Our Research



How do humans make decisions?

What motivates us to engage in effortful behaviour?

What is the role of dopamine in motivation, and how does dopamine dysfunction lead to apathy in Parkinson's disease?

How can such impairments be better diagnosed and managed in the clinic?

 

Cognitive impairments affect individuals across a broad range of neurological disease. The Cognitive Neurology Laboratory at Monash University seeks to understand the neurobiology of learning, memory and decision-making in healthy individuals, and how these processes are impacted by neurological illness.

Our research bridges the domains of basic cognitive neuroscience and clinical cognitive neurology, with the ultimate goal of developing new paradigms that may be translated into the clinical setting to guide the diagnosis and management of cognitive symptoms.

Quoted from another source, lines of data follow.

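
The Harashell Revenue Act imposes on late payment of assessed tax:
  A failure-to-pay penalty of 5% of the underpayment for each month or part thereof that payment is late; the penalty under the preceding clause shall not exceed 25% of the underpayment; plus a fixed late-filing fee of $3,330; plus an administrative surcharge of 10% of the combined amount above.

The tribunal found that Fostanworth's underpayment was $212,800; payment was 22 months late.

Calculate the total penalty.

$62,183

Accrued rate: 5% × 22 = 110%, capped at 25% → 25%
Failure-to-pay penalty: 25% of $212,800 = $53,200
Penalty before surcharge: $53,200 + $3,330 = $56,530
Administrative surcharge: 10% of $56,530 = $5,653
Total penalty: $56,530 + $5,653 = $62,183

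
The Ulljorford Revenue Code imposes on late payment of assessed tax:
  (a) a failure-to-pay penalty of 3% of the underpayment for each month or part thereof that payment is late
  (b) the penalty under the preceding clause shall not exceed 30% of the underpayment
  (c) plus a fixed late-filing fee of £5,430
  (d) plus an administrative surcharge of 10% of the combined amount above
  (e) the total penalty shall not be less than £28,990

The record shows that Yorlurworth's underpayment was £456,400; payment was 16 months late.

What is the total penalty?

£156,585

Accrued rate: 3% × 16 = 48%, capped at 30% → 30%
Failure-to-pay penalty: 30% of £456,400 = £136,920
Penalty before surcharge: £136,920 + £5,430 = £142,350
Administrative surcharge: 10% of £142,350 = £14,235
Total penalty: £142,350 + £14,235 = £156,585
Minimum £28,990: £156,585 meets the minimum, no increase.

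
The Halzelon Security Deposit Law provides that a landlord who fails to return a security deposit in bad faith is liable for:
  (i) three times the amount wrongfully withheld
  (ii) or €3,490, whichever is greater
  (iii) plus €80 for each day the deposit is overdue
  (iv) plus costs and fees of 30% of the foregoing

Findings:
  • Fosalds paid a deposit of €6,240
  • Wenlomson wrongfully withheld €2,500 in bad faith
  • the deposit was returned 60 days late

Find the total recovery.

Trebled: 3 × €2,500 = €7,500
Minimum €3,490: €7,500 meets the minimum, no increase.
Late-return penalty: 60 × €80 = €4,800
Damages plus late penalty: €7,500 + €4,800 = €12,300
Costs and fees: 30% of €12,300 = €3,690
Total recovery: €12,300 + €3,690 = €15,990

€15,990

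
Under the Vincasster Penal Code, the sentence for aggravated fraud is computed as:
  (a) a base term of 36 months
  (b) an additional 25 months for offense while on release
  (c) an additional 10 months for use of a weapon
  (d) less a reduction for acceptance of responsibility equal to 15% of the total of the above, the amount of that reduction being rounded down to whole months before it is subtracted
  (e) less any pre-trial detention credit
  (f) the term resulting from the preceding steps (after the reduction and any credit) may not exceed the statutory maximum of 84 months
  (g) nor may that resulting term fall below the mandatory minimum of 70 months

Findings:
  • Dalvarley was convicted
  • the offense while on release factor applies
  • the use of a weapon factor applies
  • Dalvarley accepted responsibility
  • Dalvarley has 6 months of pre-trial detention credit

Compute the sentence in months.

Offense while on release enhancement: +25 months
Use of a weapon enhancement: +10 months
Adjusted term: 36 months + 25 months + 10 months = 71 months
Acceptance of responsibility reduction: 15% of 71 months = 10 months (rounded down)
After reduction: 71 − 10 = 61 months
Less pre-trial detention credit: 61 months − 6 months = 55 months
Cap at 84 months: 55 months is within the cap, no reduction.
Minimum 70 months: 55 months is below the minimum → 70 months

70 months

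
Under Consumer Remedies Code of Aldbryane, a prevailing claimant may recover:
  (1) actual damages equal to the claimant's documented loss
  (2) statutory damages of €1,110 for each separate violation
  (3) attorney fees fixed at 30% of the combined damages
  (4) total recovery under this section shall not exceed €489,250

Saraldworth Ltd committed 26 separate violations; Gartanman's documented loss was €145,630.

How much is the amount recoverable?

€226,837

Statutory damages: 26 × €1,110 = €28,860
Combined damages: €145,630 + €28,860 = €174,490
Attorney fees: 30% of €174,490 = €52,347
Total before cap: €174,490 + €52,347 = €226,837
Cap at €489,250: €226,837 is within the cap, no reduction.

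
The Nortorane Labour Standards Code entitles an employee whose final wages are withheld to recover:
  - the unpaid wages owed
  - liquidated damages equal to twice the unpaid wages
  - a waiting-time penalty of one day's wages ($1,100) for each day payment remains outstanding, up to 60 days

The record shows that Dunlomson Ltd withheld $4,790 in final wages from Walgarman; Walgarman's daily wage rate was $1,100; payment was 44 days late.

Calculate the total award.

$62,770

Doubled: 2 × $4,790 = $9,580
Penalty days: min(44, 60) = 44
Waiting-time penalty: 44 × $1,100 = $48,400
Total award: $4,790 + $9,580 + $48,400 = $62,770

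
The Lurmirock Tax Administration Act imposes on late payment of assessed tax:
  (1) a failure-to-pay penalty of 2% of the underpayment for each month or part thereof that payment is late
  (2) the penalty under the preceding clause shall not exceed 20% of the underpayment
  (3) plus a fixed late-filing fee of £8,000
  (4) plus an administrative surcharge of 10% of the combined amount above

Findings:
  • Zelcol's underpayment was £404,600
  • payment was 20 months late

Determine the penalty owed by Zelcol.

£97,812

Accrued rate: 2% × 20 = 40%, capped at 20% → 20%
Failure-to-pay penalty: 20% of £404,600 = £80,920
Penalty before surcharge: £80,920 + £8,000 = £88,920
Administrative surcharge: 10% of £88,920 = £8,892
Total penalty: £88,920 + £8,892 = £97,812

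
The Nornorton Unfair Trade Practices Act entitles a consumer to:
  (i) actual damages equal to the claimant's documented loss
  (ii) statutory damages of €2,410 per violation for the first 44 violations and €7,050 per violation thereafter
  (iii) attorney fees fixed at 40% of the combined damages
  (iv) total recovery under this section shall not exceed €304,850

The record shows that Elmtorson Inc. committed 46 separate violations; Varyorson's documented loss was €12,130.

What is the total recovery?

First 44 violations: 44 × €2,410 = €106,040
Remaining violations: (46 − 44) × €7,050 = €14,100
Statutory damages: €106,040 + €14,100 = €120,140
Combined damages: €12,130 + €120,140 = €132,270
Attorney fees: 40% of €132,270 = €52,908
Total before cap: €132,270 + €52,908 = €185,178
Cap at €304,850: €185,178 is within the cap, no reduction.

€185,178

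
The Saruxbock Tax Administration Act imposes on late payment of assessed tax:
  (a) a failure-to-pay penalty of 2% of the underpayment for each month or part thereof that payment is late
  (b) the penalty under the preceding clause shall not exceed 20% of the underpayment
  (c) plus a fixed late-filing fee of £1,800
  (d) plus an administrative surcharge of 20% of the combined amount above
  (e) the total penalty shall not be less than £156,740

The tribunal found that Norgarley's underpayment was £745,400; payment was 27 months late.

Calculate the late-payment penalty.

Accrued rate: 2% × 27 = 54%, capped at 20% → 20%
Failure-to-pay penalty: 20% of £745,400 = £149,080
Penalty before surcharge: £149,080 + £1,800 = £150,880
Administrative surcharge: 20% of £150,880 = £30,176
Total penalty: £150,880 + £30,176 = £181,056
Minimum £156,740: £181,056 meets the minimum, no increase.

£181,056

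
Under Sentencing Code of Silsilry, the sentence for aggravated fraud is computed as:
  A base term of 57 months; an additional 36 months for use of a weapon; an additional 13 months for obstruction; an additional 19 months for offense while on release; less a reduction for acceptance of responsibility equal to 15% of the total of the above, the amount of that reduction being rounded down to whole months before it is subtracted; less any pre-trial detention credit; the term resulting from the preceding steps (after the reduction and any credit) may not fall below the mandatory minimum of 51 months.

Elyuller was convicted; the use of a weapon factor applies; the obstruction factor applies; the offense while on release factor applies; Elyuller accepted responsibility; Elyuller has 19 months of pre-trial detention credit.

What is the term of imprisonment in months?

Use of a weapon enhancement: +36 months
Obstruction enhancement: +13 months
Offense while on release enhancement: +19 months
Adjusted term: 57 months + 36 months + 13 months + 19 months = 125 months
Acceptance of responsibility reduction: 15% of 125 months = 18 months (rounded down)
After reduction: 125 − 18 = 107 months
Less pre-trial detention credit: 107 months − 19 months = 88 months
Minimum 51 months: 88 months meets the minimum, no increase.

88 months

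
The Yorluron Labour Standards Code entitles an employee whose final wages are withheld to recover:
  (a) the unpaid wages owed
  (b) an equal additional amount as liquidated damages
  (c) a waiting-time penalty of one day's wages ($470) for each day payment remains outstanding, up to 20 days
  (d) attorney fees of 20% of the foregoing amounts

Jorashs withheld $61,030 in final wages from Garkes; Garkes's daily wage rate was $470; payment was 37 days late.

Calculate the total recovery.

Liquidated damages (equal amount): $61,030
Penalty days: min(37, 20) = 20
Waiting-time penalty: 20 × $470 = $9,400
Subtotal: $61,030 + $61,030 + $9,400 = $131,460
Attorney fees: 20% of $131,460 = $26,292
Total award: $131,460 + $26,292 = $157,752

$157,752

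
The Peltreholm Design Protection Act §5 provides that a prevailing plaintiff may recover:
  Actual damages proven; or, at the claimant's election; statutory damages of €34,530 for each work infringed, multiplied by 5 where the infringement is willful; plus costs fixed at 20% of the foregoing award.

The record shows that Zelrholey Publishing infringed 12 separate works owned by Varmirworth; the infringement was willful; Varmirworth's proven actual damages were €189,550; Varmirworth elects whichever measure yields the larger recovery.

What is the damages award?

Statutory damages: 12 × €34,530 = €414,360
Multiplied by 5: 5 × €414,360 = €2,071,800
Greater of actual damages (€189,550) or enhanced statutory damages (€2,071,800): €2,071,800
Costs: 20% of €2,071,800 = €414,360
Award plus costs: €2,071,800 + €414,360 = €2,486,160

€2,486,160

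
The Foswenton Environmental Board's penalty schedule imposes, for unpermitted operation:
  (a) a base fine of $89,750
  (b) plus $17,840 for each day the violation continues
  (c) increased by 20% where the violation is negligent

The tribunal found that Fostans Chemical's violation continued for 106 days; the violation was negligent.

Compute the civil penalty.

Per-day component: 106 × $17,840 = $1,891,040
Base plus per-day: $89,750 + $1,891,040 = $1,980,790
Enhancement: 20% of $1,980,790 = $396,158
Enhanced fine: $1,980,790 + $396,158 = $2,376,948

$2,376,948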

To accomplish this, we combine insights from psychology, economics and neuroscience, and apply cross-disciplinary methodologies including psychophysics, computational modelling, electroencephalography, structural and functional brain imaging, pharmacological intervention, and brain lesion studies.

Reward-based Decision-Making

A key step in making a decision involves comparing the value of alternative options to select the best one. For example, when we decide on a course of action, we often need to balance the benefits of that option against its associated costs. Such cost-benefit computations are common in everyday life, and is the cornerstone of motivated behaviour.

The importance of motivation to human life is underlined by the impact of clinical disorders such as apathy. Apathy is a disorder of motivation which is commonly experienced in a breadth of neurological and psychiatric disease, such as Parkinson’s disease, Huntington’s disease, dementia, depression and schizophrenia.

Our current focus is to understand the neural mechanisms that drive motivation in healthy individuals, and the pathophysiology underlying disorders of motivation in neurological disease. We are particularly interested in the willingness of individuals to invest different types of effort (cognitive and physical) in return for reward, and the role of dopamine in cost-benefit valuations.

Perceptual Decisions

From moment to moment, and often without our being aware of it, the brain must seamlessly integrate sensory information to provide an accurate representation of the world around us. The computations that allow us to do so must be sufficiently fast and reliable to be implemented even under challenging conditions – for example, when trying to navigate around obstacles while driving in heavy rain. Our research investigates how the brain accumulates information in favour of a sensory representation, especially in the setting of noisy environments.

Learning and Memory

How does one use previous outcomes to guide future behaviour, and how does the brain maintain a representation of past experiences? Learning and memory are fundamental to human cognition, and are catastrophically impacted by neurodegenerative diseases such as dementia. Our research seeks to understand the neural underpinnings of recognition memory processes, and the consequences of hippocampal damage on the integrity of episodic memory.